New Jersey Division of Investment has adapted its portfolio regulations to expand the pension plan’s reach into global credit, which will include increased allocations to alternative lenders.
The Trenton, New Jersey-based retirement fund will now be allowed to invest in new types of private credit and set aside more for the asset class, a spokesman told Private Debt Investor. The pension plan declined to comment further on the decision.
The State Investment Council, which oversees the pension plan, changed the definition of “global diversified credit” on its books in order to expand the plan’s investment strategy to be “more inclusive of the opportunity set in the credit markets”, according to agenda materials for its July meeting.
The previous definition limited the pension’s investments to bank loans, mezzanine debt, structured credit, and commercial mortgage backed securities, the documents showed.
However, after the meeting last week, that definition expanded to include bridge financing, debtor-in-possession financings in bankruptcy cases, opportunistic credit and senior loans. The pension plan will also now be able to allocate capital to equity stakes in publicly traded firms that invest in credit, including business development companies.
The Division of Investment will simultaneously increase its credit allocation limit, from 7 percent to 10 percent of its portfolio. Though the global diversified credit allocation target of 5 percent will remain unchanged, “these amendments would simply give the Division and the Council added flexibility going forward”, the agenda materials read.
The global diversified credit allocation comprised 4.7 percent, or roughly $3.52 billion, of the total pension fund as of 31 May, according to its latest investment report. The plan’s total fund was valued at $75.02 billion as of that date.

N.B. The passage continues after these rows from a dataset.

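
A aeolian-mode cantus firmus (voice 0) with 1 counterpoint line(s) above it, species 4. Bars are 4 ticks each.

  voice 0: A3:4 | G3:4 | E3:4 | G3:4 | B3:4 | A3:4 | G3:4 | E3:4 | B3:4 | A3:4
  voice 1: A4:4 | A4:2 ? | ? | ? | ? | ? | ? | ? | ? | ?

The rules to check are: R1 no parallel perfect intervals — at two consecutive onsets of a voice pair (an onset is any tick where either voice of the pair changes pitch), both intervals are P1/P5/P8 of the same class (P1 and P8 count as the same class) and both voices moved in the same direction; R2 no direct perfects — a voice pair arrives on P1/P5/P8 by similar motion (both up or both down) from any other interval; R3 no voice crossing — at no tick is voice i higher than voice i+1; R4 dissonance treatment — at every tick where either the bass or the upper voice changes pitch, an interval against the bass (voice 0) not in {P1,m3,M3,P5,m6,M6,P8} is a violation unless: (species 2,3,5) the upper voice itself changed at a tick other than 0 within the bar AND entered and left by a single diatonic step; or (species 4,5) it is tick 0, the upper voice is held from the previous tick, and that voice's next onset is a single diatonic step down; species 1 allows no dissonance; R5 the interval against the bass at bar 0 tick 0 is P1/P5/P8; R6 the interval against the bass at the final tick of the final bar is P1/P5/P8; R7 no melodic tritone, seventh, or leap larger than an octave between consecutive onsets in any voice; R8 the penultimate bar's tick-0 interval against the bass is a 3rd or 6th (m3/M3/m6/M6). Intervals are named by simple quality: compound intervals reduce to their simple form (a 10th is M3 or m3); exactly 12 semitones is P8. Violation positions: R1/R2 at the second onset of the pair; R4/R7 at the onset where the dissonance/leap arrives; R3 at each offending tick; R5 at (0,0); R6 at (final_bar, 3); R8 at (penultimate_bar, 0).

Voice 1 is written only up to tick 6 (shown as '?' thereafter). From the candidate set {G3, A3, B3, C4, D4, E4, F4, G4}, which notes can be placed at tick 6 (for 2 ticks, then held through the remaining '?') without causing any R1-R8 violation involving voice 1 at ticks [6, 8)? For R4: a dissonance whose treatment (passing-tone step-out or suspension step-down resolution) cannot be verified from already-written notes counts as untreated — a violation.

G3: violates R7
A3: violates R4
B3: violates R7
C4: violates R4
D4: legal
E4: legal
F4: violates R4
G4: legal

{D4, E4, G4}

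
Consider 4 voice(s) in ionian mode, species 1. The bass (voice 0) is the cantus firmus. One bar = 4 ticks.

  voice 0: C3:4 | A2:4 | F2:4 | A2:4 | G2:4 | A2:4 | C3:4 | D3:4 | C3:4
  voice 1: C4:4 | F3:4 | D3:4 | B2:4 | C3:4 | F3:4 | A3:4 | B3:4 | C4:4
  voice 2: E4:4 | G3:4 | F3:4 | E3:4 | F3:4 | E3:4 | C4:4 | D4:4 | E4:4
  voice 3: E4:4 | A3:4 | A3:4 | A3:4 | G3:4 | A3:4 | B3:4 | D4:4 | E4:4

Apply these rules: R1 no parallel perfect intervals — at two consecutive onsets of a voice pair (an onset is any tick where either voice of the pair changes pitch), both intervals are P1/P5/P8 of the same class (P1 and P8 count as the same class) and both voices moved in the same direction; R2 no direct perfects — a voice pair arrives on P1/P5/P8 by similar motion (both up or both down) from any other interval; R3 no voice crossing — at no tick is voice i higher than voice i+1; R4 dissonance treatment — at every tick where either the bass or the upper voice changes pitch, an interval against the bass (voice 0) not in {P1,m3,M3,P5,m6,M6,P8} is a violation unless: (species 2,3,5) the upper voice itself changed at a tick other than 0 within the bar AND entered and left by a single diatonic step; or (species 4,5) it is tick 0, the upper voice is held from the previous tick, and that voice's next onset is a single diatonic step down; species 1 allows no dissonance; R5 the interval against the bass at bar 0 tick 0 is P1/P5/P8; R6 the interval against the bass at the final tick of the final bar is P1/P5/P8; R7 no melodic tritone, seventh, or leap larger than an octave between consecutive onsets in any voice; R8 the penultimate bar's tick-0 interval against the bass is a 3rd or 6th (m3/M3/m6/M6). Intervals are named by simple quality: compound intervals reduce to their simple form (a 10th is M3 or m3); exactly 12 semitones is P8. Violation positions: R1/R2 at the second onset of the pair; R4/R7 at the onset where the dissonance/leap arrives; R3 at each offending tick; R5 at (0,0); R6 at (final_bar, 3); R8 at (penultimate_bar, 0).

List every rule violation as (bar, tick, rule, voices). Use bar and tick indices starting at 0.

bar 0: v0=C3 v1=C4 v2=E4 v3=E4 downbeat M3
bar 1: v0=A2 v1=F3 v2=G3 v3=A3 downbeat P8
bar 2: v0=F2 v1=D3 v2=F3 v3=A3 downbeat M3
bar 3: v0=A2 v1=B2 v2=E3 v3=A3 downbeat P8
bar 4: v0=G2 v1=C3 v2=F3 v3=G3 downbeat P8
bar 5: v0=A2 v1=F3 v2=E3 v3=A3 downbeat P8
bar 6: v0=C3 v1=A3 v2=C4 v3=B3 downbeat M7
bar 7: v0=D3 v1=B3 v2=D4 v3=D4 downbeat P8
bar 8: v0=C3 v1=C4 v2=E4 v3=E4 downbeat M3
  -> R5 @ bar 0 tick 0 v(0, 2): opens on M3
  -> R5 @ bar 0 tick 0 v(0, 3): opens on M3
  -> R2 @ bar 1 tick 0 v(0, 3): C3/E4 M3 -> A2/A3 P8 similar
  -> R4 @ bar 1 tick 0 v(0, 2): A2/G3 m7 untreated
  -> R2 @ bar 2 tick 0 v(0, 2): A2/G3 m7 -> F2/F3 P8 similar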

The GDC portfolio at the pension plan has showed strong results over the last seven years, the documents also showed. In the year ending 30 April, the Division of Investment showed an 18.5 percent return; a 9 percent return over the three years ending that date; a 12.3 percent return over five years; and a 11.1 percent return over seven years.
The Garden State investment council also highlighted the credit portfolio’s attractive terms as well. “The Division has frequently been able to negotiate below market terms on [global diversified credit] investments,” the agenda read. Several such investments have management fees paid on invested capital, versus committed capital, and have a rate of 1 percent or lower, along with a carried interest rate below 20 percent, which remains the norm in the private equity world.
During the same meeting, the investment council approved a commitment up to $100 million to Glendon Opportunities Fund II, which focuses on distressed debt financings in North America and Europe.
Launched in May, the Glendon Opportunities Fund II has already garnered commitments from several pension funds, including the Pennsylvania State Employees' Retirement System ($150 million), Los Angeles County Employees' Retirement Association ($100 million), and Los Angeles City Employees Retirement System ($40 million), PDI data showed.
A Glendon spokesman declined to comment.